Читаем Форма - Стиль - Выражение полностью

3. Более четко можно было бы сказать так. В слове мы нашли три основных стихии—1) смысловую предметность, 2) понимание ее, 3) физико–физиолого–психологи–ческую фактичность, несущую на себе это понимание той предметности. Легко понять, что наибольшего интереса в нашем анализе заслуживает средняя, или вторая, стихия — понимание. В нем мы находим следующее. Во–первых, оно есть а) некая арена встречи двух энергий, объективной — предметности и субъективной — человеческого сознания. Назовем эту арену встречи идеей слова. Тут предметность впервые вступает во взаимоопределение с тем иным, которое в данном случае является человеческим сознанием. Предметность оказывается данной уже не вообще, не целиком, но данной так–то и так–то, понятой так–то и так–то.
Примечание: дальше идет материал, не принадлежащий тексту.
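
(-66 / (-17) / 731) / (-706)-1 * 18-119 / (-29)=-1767853550 / 127215199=-13.90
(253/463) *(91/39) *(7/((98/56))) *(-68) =-481712/1389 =-346.80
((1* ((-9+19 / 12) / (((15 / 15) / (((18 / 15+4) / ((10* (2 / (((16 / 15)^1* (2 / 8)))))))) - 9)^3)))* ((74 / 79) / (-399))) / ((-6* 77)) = -14469442 / 61233708094713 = -0.00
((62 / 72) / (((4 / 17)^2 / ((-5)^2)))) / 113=223975 / 65088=3.44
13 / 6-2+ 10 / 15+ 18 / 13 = 173 / 78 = 2.22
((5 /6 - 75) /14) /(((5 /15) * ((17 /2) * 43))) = -445 /10234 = -0.04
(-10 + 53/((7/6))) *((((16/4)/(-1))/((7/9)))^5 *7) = -14995611648/16807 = -892224.17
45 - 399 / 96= 1307 / 32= 40.84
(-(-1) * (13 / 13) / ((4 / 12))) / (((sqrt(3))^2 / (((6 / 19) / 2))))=3 / 19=0.16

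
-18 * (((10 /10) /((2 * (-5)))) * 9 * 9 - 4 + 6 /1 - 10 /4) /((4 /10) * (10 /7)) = 2709 /10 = 270.90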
С другой стороны, и человеческое сознание оказывается не просто предоставленным самому себе, но — определенным, оформленным, ограниченным, очерченным так–то и так–то, оказывается носителем чуждой ему, посторонней энергии. В этой идее, как арене взаимоопределения предмета и субъективной инаковости, мы можем выделить тот ее момент, который конструирует образ понимания в готовом и цельном виде, образ, понимаемый тут и являющийся самим предметом в его осуществившейся в нашем субъекте модификации, то, что, собственно, выражено в предмете, то, как, собственно, понят предмет. Это b) чистая ноэма слова. Эту чистую ноэму мы в дальнейшем относим к определенным звукам, краскам, жестам и т. д., в результате чего она является уже связанной с определенными чувственными выразительными движениями. Тогда мы приходим к с) семеме слова, причем необходима семема и 1) звуков, красок и т.д. — самих по себе (фонематическая семема), и 2) звуков, красок и т. д., как обозначающих тот или иной момент понимания предметности (символическая семема), и 3) звуков, красок и т. д., как обозначающих понимание предметности в его целостности (ноэматическая семема [29]).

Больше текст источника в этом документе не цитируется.